The court not only found that the EPA overstepped its authority, but it completely struck down (“vacated”) the rule, instead of sending it back to the agency for revision.
That’s because the rule went far beyond what even the draconian Clean Air Act calls for.
“The flawed rule would have hit coal-fired electric plants in particular, and especially those based in Texas,” the Wall Street Journal reports. “EPA’s illegal micro-managing of state air-quality plans was so specific that immediately after the rule-making it was clear that coal-powered energy production at Texas-based plants operated by Luminant, a big utility, would have to be cut. Tuesday’s ruling means Luminant will be able to keep 1,300 megawatts of power online in Texas, which needs more electricity because unlike other parts of the U.S. in the Obama era it is growing. Luminant had announced it would need to lay off roughly 500 workers in mining and electricity production. Now the utility says those jobs have been spared, thanks to the court’s intervention.”

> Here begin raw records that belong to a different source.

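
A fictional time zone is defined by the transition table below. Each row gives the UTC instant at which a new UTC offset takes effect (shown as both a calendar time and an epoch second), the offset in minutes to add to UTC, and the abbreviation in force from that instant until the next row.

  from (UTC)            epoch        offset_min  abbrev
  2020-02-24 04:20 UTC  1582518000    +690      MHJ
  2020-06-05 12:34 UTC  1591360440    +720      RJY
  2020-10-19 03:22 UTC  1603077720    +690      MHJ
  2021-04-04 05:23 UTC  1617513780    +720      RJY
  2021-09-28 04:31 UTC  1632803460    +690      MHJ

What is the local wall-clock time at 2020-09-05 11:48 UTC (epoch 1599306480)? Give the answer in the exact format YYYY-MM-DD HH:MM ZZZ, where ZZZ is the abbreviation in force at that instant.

2020-09-05 23:48 RJY

Query: 2020-09-05 11:48 UTC
Rule 2/5 (RJY, +12:00): 2020-06-05 12:34 UTC ≤ query < 2020-10-19 03:22 UTC
11·60 + 48 + 720 = 1428 min
1428 = 0·1440 + 1428; 1428 = 23·60 + 48 → 23:48, same day
→ 2020-09-05 23:48 RJY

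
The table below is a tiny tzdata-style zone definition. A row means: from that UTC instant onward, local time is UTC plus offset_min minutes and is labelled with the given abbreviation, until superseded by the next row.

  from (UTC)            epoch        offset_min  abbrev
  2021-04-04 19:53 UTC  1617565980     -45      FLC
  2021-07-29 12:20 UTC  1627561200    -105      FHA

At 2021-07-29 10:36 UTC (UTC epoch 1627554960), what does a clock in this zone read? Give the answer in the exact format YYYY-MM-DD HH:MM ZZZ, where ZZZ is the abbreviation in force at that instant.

2021-07-29 09:51 FLC

Query: 2021-07-29 10:36 UTC
Rule 1/2 (FLC, -00:45): 2021-04-04 19:53 UTC ≤ query < 2021-07-29 12:20 UTC
10·60 + 36 - 45 = 591 min
591 = 0·1440 + 591; 591 = 9·60 + 51 → 09:51, same day
→ 2021-07-29 09:51 FLC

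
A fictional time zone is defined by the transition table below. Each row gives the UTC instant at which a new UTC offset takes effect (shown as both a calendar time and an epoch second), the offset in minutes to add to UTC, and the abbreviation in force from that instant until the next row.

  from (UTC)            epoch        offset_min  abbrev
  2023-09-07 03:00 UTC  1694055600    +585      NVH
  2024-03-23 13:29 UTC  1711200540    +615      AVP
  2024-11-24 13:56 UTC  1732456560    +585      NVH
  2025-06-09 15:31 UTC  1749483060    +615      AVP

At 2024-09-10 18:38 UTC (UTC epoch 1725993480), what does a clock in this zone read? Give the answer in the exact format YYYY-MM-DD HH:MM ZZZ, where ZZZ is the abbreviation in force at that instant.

2024-09-11 04:53 AVP

Query: 2024-09-10 18:38 UTC
Rule 2/4 (AVP, +10:15): 2024-03-23 13:29 UTC ≤ query < 2024-11-24 13:56 UTC
18·60 + 38 + 615 = 1733 min
1733 = 1·1440 + 293; 293 = 4·60 + 53 → 04:53, 2024-09-10 + 1 day = 2024-09-11
→ 2024-09-11 04:53 AVP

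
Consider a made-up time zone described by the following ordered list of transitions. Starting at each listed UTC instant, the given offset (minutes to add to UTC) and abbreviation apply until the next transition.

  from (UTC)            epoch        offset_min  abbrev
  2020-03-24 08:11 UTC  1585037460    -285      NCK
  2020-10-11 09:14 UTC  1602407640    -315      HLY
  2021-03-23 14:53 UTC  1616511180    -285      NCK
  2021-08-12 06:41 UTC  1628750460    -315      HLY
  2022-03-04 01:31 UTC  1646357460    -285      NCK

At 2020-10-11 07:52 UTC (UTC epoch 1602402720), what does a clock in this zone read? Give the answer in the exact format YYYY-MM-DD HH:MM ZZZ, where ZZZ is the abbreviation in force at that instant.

Query: 2020-10-11 07:52 UTC
Rule 1/5 (NCK, -04:45): 2020-03-24 08:11 UTC ≤ query < 2020-10-11 09:14 UTC
7·60 + 52 - 285 = 187 min
187 = 0·1440 + 187; 187 = 3·60 + 7 → 03:07, same day
→ 2020-10-11 03:07 NCK

2020-10-11 03:07 NCK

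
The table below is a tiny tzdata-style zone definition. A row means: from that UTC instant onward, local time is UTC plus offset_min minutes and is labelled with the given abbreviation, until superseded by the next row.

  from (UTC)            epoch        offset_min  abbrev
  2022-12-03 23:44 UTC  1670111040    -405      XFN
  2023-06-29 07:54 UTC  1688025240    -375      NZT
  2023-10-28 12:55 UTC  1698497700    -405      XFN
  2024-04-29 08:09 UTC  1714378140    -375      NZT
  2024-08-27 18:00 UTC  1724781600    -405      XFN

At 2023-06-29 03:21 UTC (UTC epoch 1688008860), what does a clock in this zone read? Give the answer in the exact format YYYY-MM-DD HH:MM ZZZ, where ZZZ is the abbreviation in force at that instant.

Query: 2023-06-29 03:21 UTC
Rule 1/5 (XFN, -06:45): 2022-12-03 23:44 UTC ≤ query < 2023-06-29 07:54 UTC
3·60 + 21 - 405 = -204 min
-204 = -1·1440 + 1236; 1236 = 20·60 + 36 → 20:36, 2023-06-29 - 1 day = 2023-06-28
→ 2023-06-28 20:36 XFN

2023-06-28 20:36 XFN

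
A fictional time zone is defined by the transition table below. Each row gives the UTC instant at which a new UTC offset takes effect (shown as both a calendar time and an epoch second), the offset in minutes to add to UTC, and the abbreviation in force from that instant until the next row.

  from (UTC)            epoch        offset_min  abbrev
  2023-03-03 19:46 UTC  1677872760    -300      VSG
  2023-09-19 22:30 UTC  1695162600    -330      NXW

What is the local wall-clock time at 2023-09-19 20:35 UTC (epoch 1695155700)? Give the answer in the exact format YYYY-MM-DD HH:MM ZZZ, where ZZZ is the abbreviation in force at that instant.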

“Over the last four years, the EPA has run roughshod over state authority as if states were merely branch offices of the federal government,” says Kathleen Hartnett White, director of the Texas Public Policy Foundation’s Armstrong Center for Energy & the Environment. “Amidst rapid growth of our population and economy, Texas’s record of continual air quality improvement demonstrates that the Flex Permits work far better than the EPA’s one-size-fits-all, top-down approach.”
The real issue for EPA Administrator Lisa Jackson is that Congress refused President Barack Obama’s cap-and-trade scheme, so she’s attempting to accomplish the same ends through rule-making.
As the Journal points out, “Tuesday’s ruling underscores how much more damaging the EPA could be without re-election restraint in a second Obama term.”